DAVAO CITY (MindaNews / 12 Jan) – Mayor Rodrigo Duterte on Friday assured rice traders that the city government would protect them as long as all their transactions were legal.
He warned a gathering of some 30 rice traders at The Marco Polo Hotel’s Jade Room that if they engage in illegal deeds, “you will have a very hard problem with me.” But he assured them he would personally protect them if their business is legitimate.
“You do it the right way and I will protect you,” Duterte said.
He said he would know if the goods they sell are smuggled because there are a lot of agencies “sniffing,” referring to agencies like the National Bureau of Investigation, the Criminal Investigation and Detection Group, and the Philippine National Police. “They have marshalled the forces of government to help us.”
Duterte told the traders he would insist on his visitorial rights as the city’s executive and examine minute details such as the integrity of the warehouse structure, electrical connections, as well as health undertakings just to ensure that the business is legitimate.
He asked them to inform him if there were agencies asking them anything else outside those demanded by the law. “I will not allow extortion. All they have to do is call my number and I will personally deal with the problem.”
Duterte said he was adamant in protecting local traders, especially when they pay the right taxes.
He added that the local traders did not have to import rice. However, he told the traders to find out where the rice supply was coming from.
Johnny Loyola, among the traders that Duterte met, manifested the group’s support and thanked the mayor for his assurance.
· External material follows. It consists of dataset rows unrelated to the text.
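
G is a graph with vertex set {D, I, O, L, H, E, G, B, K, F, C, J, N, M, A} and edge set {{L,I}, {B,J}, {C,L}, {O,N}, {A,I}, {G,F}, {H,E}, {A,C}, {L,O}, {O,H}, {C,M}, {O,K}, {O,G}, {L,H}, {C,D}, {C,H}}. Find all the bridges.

B-J, C-D, C-M, E-H, F-G, G-O, K-O, N-O

The edges on the cycle L-O-H-L are not bridges since each lies on that cycle.
But removing O—N disconnects O from N; removing M—C disconnects M from C; removing C—D disconnects C from D; removing F—G disconnects F from G — these are bridges.
In total 8 edges are bridges.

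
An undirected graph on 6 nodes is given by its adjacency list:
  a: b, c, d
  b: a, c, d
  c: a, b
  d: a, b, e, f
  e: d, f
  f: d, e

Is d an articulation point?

Deleting d raises the number of components from 1 to 2, so d is a cut vertex.

Yes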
“The whole country is affected because of the loss of taxes,” Loyola said. “If you import cheap rice and flood it in the market, this will affect (the locally produced rice) that we are buying.”
Loyola said that there was a previous practice from some suppliers of imported rice where some documents were recycled. “We don’t know. We always buy in good faith, we assume that it is legal. But we don’t know how legal,” he said.
Loyola said they assured Duterte they would not buy smuggled rice.
Duterte said he would insist on a very strict rule for everyone.
“Beginning today, the Davao port would be ‘legal.’ If you enter, you have to pay taxes. I don’t care how many aircraft carrier-loads of goods you bring in. Just pay the taxes,” he said.
He added that rice goods would have to be cleared with the National Food Authority. “More than what you import, it can create an oversupply and compete with the local farmers,” he said.